Jack S. Levin
Jack S. Levin graduated summa cum laude from Northwestern University's Undergraduate School of Business in 1958, and in 1961 graduated summa cum laude from Harvard Law School, where he was recent case editor of the Harvard Law Review and ranked first in a class of 500. He served as law clerk to Chief Judge J. Edward Lumbard of the Second Circuit Court of Appeals in 1961-62 and as assistant to the Solicitor General of the United States for tax matters under Archibald Cox and Thurgood Marshall from 1965 to 1967. He was an associate at Kirkland & Ellis LLP from 1962 to 1965 and has been a partner since 1967.
Mr. Levin specializes in mergers, acquisitions, leveraged buyouts, venture capital and private equity investing, formation of venture capital and private equity funds, executive compensation, restructuring financially troubled companies, and the tax, corporate, and SEC aspects of complex business transactions.

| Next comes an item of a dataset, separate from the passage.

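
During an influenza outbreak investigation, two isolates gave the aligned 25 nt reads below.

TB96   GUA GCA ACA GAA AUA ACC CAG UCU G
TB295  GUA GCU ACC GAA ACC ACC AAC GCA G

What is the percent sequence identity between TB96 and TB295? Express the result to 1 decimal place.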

He is the winner of the Illinois Gold Medal on the May 1958 CPA exam, co-author (along with Prof. Martin D. Ginsburg and Donald E. Rocap) of the five volume treatise Mergers, Acquisitions, and Buyouts (4,800 pages), first published in 1989 and republished in updated form semi-annually, and co-author (along with Donald E. Rocap) of the treatise Structuring Venture Capital, Private Equity, and Entrepreneurial Transactions (1,450 pages), first published in 1994 and republished in updated form annually. He is a member of the American College of Tax Counsel, was formerly a member of the Harvard Law School Visiting Committee, teaches part-time at Harvard Law School, and has written and spoken extensively on federal income tax, M&A, and private equity.
B.S., Northwestern University, LL.B., 1961, Harvard Law.